J’appelle donc les instances musulmanes de France à adopter tout simplement ce critère, dont j’ai démontré dans des travaux présentés lors de congrès et publiés il y a plusieurs années de cela, combien il minimise le type de problème que nous venons de vivre et subir.

D’autre part, il me semble que, cette année, l’accent aurait dû être mis en amont sur un grand travail pédagogique, à travers l’élaboration d’une campagne d’information et de sensibilisation de la part des fouqahas et des astronomes musulmans, afin de bien préparer les communautés de France et d’Europe. Malheureusement, cela n’a pas été fait. Au lieu de faire un pas en avant, il semble que nous en ayons fait deux en arrière…

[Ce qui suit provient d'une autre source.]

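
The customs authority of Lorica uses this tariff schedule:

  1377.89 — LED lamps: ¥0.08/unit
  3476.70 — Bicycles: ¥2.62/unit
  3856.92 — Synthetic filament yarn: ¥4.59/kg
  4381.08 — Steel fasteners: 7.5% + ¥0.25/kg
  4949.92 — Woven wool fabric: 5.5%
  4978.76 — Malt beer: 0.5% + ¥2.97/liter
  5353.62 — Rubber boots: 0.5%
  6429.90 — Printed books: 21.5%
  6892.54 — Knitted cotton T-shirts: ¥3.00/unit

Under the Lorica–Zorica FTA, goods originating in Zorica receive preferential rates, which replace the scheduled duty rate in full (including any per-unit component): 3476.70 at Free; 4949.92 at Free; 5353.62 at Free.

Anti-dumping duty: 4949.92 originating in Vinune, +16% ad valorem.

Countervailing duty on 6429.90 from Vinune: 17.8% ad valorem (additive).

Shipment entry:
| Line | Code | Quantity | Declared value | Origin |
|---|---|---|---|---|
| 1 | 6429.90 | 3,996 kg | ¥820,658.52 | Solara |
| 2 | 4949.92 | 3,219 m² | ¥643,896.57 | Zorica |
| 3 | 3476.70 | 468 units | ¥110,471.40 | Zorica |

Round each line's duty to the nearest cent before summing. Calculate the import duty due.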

Pour conclure, rappelons que des erreurs ont été commises et que des actions animées par une évidente mauvaise foi ont envenimé les choses. Si nous tirons les leçons de manière adéquate, sans nous voiler la face, ce regrettable incident sera peut-être un mal pour un bien et pourra nous aider à mieux nous projeter vers l’avant. Une tentative positive a été entreprise. Pour une fois, les leaders issus de la communauté musulmane sont sortis d’un immobilisme pour le moins réactionnaire. Un deuxième effort reste à faire. Incha-Allah, et cela sera suffisant.